Etanol mampu menggantikan timbal

Etanol sendiri merupakan bahan bakar beroktan tinggi dan dapat menggantikan timbal sebagai peningkat nilai oktan dalam bensin. Dengan pencampuran etanol dengan bensin, maka dapat mengoksigenasi campuran bahan bakar, sehingga dapat terbakar lebih sempurna dan mengurangi emisi gas buang. Sebab etanol memiliki fisik berupa cairan bening tak berwarna dan mampu terurai secara biologis. Etanol yang terbakar akan menghasilkan karbondioksida (CO2) serta air.

Singkong jadi bahan bakar

Etanol dapat dibuat dari material alami atau menggunakan bahan dasar tumbuh-tumbuhan, yang dalam pembuatannya memanfaatkan mikroorganisme melalui proses fermentasi. Hasilnya ialah bioetanol. Keunggulan bioetanol adalah meningkatkan efisiensi pembakaran dan mengurangi zat yang dihasilkan seperti Hidrokarbon dan Karbon Monoksida (CO). Salah satu bahan baku yang dapat digunakan untuk membuat bioetanol adalah singkong. Ya, singkong…

Bioetanol dapat digunakan dalam bentuk murni atau sebagai campuran untuk bahan bakar bensin maupun hidrogen. Interaksi bioetanol dengan hidrogen bisa dimanfaatkan sebagai sumber energi sel bahan bakar ataupun dalam mesin pembakaran dalam (internal combustion engine) konvensional.

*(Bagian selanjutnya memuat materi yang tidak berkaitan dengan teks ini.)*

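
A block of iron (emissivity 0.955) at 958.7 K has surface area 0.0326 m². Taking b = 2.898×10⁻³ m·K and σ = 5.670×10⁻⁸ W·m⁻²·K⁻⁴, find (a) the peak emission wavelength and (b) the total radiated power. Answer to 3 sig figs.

(a) λ_max = b/T = 2.898×10⁻³/958.7 = 3.023×10⁻⁶ m = 3.02 μm.
Area A = 0.0326 m².
(b) P = εσAT⁴ = 0.955×5.670×10⁻⁸×0.0326×(958.7)⁴ = 1.49×10³ W.

λ_max ≈ 3.02 μm; P ≈ 1.49×10³ W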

Singkong yang juga disebut sebagai ubi kayu atau ketela pohon merupakan tanaman yang sangat populer di negara-negara tropis, termasuk Indonesia. Singkong sendiri memiliki peran penting dalam aspek ekonomi dibandingkan dengan jenis umbi-umbian yang lain. Selain itu, kandungan pati dalam singkong yang tinggi sekitar 25-30 persen sangat cocok untuk pembuatan energi alternatif.

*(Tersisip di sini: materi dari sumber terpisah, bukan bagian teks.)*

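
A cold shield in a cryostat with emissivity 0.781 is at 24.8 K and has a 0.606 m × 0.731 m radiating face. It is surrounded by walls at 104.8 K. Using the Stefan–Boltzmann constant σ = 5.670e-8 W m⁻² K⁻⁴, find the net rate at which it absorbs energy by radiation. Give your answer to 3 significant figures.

Area A = 0.606 × 0.731 = 0.442986 m².
Net radiated power P_net = εσA(T⁴ − T₀⁴) = 0.781×5.670×10⁻⁸×0.442986×(24.8⁴ − 104.8⁴).
T⁴ − T₀⁴ = 3.78274×10⁵ − 1.20627×10⁸ = -1.20249×10⁸ K⁴, so P_net = -2.36 W — negative, meaning a net gain of 2.36 W.

Net gain ≈ 2.36 W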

Dengan demikian, singkong adalah jenis umbi-umbian daerah tropis yang berpotensi menjadi sumber energi paling murah sedunia, sebagai bahan baku utama pembuatan bioetanol. Penggunaan bioetanol berbahan singkong sebagai bahan bakar akan berdampak positif terhadap perekonomian nasional dan lingkungan. Sebab subsidi BBM akan berkurang secara signifikan sehingga bisa dialokasikan ke sektor lain. Lebih lanjut, penggunaan bioetanol bisa mereduksi polusi udara, terutama di kota-kota besar.